O futuro em jogo

‘Não há beco para os que estão no poder’

Entrevista com Wanderley Guilherme dos Santos

Wanderley Guilherme dos Santos
Wanderley Guilherme dos Santos Arquivo pessoal

Aos 80 anos, o pesquisador sênior Wanderley Guilherme dos Santos, do Instituto de Estudos Sociais e Políticos (Iesp) da Universidade do Estado do Rio de Janeiro, rendeu-se à internet. Uma das principais referências da ciência política brasileira, ele criou há poucos meses o blog Segunda Opinião, no qual escreve regularmente sobre a complexa conjuntura política. “É gostoso, mas também bate certa ansiedade. As coisas vão acontecendo, você escreve um artigo e, no dia seguinte, já acha que está obsoleto”, comenta ele, que fará conferência na UFMG, no início do próximo semestre, sobre a democracia no Brasil contemporâneo.

Um de seus últimos posts serviu de mote para esta entrevista ao BOLETIM, na qual o cientista político fala sobre o “beco” em que teria se metido a política nacional com o afastamento da presidente Dilma Rousseff e a ascensão de um governo provisório. “Essa perspectiva de buscar uma saída é de apenas uma parte da população, do eleitorado e dos políticos brasileiros. Não existe beco para o grupo que está no poder, para a maioria no Congresso, para a maior parte dos órgãos de imprensa e para as associações empresariais. Esses segmentos consideram que o Brasil está instalado em uma normalidade constitucional”, analisa o professor. Confira trechos da entrevista.
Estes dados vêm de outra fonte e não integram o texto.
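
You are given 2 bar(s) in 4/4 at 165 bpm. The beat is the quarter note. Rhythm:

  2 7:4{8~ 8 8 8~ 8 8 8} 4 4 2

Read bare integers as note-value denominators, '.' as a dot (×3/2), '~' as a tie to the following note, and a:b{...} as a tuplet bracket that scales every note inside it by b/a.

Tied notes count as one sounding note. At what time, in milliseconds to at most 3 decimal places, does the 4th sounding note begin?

1. 0.0ms @ 0 + 727.273ms (2)
2. 727.273ms @ 2 + 207.792ms (4/7)
3. 935.065ms @ 18/7 + 103.896ms (2/7)
4. 1038.961ms @ 20/7 + 207.792ms (4/7)
5. 1246.753ms @ 24/7 + 103.896ms (2/7)
6. 1350.649ms @ 26/7 + 103.896ms (2/7)
7. 1454.545ms @ 4 + 363.636ms (1)
8. 1818.182ms @ 5 + 363.636ms (1)
9. 2181.818ms @ 6 + 727.273ms (2)

note 4 onset = 20/7b = 1038.961ms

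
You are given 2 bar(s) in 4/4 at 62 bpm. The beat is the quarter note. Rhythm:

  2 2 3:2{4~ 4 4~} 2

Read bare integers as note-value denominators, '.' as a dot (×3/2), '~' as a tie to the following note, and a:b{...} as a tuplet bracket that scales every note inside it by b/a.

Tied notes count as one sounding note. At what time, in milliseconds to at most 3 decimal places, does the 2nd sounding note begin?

note 2 onset = 2b = 1935.484ms

1. 0.0ms @ 0 + 1935.484ms (2)
2. 1935.484ms @ 2 + 1935.484ms (2)
3. 3870.968ms @ 4 + 1290.323ms (4/3)
4. 5161.29ms @ 16/3 + 2580.645ms (8/3)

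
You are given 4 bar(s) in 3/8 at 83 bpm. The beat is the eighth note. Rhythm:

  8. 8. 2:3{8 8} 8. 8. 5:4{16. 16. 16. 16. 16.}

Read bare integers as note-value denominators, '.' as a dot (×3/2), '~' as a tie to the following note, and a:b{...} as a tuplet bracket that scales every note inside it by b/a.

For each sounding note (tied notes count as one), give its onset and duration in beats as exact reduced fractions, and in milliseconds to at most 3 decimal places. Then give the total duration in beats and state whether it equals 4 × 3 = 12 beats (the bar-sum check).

1) 0.0ms=0b +1084.337ms=3/2b
2) 1084.337ms=3/2b +1084.337ms=3/2b
3) 2168.675ms=3b +1084.337ms=3/2b
4) 3253.012ms=9/2b +1084.337ms=3/2b
5) 4337.349ms=6b +1084.337ms=3/2b
6) 5421.687ms=15/2b +1084.337ms=3/2b
7) 6506.024ms=9b +433.735ms=3/5b
8) 6939.759ms=48/5b +433.735ms=3/5b
9) 7373.494ms=51/5b +433.735ms=3/5b
10) 7807.229ms=54/5b +433.735ms=3/5b
11) 8240.964ms=57/5b +433.735ms=3/5b
Σ=12b of 12 (83bpm 3/8) — PASS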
A respeito da atual crise político-institucional e dos seus desdobramentos até o momento, o senhor afirma, no texto Saída ou beco constitucional, publicado em seu blog, que está seguro “de que não há solução constitucionalmente imaculada para tamanho desarranjo político” e que a “crise de usurpação só terá fim quando inventarem uma interpretação jeitosa que, embora nua, cubra a ilegalidade do acordo”. Poderia aprofundar essa reflexão?

Quando escrevi esse texto, tinha em mente as propostas surgidas na blogosfera,  como o plebiscito e novas eleições. O problema é que elas não cabem na Constituição. A adoção de qualquer uma exigiria a interpretação elástica de algum parágrafo constitucional. Só há três saídas para o desenlace da atual situação: 1) a renúncia do governo interino antes que o mandato complete dois anos (nesse caso, o Supremo Tribunal Federal convocaria novas eleições); 2) o -governo renunciaria depois de dois anos, e o legislativo indicaria um presidente-tampão para completar o mandato; 3) a situação -caminharia com os conflitos abertos, com maior ou menor intensidade. Iria aos trancos e barrancos até as próximas eleições. 

Qualquer coisa fora disso, tem que se recorrer a alguma forma de “jeitinho”. O que ocorre é que as pessoas, ainda que bem intencionadas e apaixonadas, têm discutido esse tema [a saída da crise político-institucional] como se fosse uma coisa simples. Primeiro, como se fosse competência da presidente afastada convocar novas eleições. E não é. Nem dela nem de ninguém. A não ser nas condições especiais mencionadas. O que ela pode é propor uma emenda. Como apresentar isso a um Congresso que está prestes a impedi-la? 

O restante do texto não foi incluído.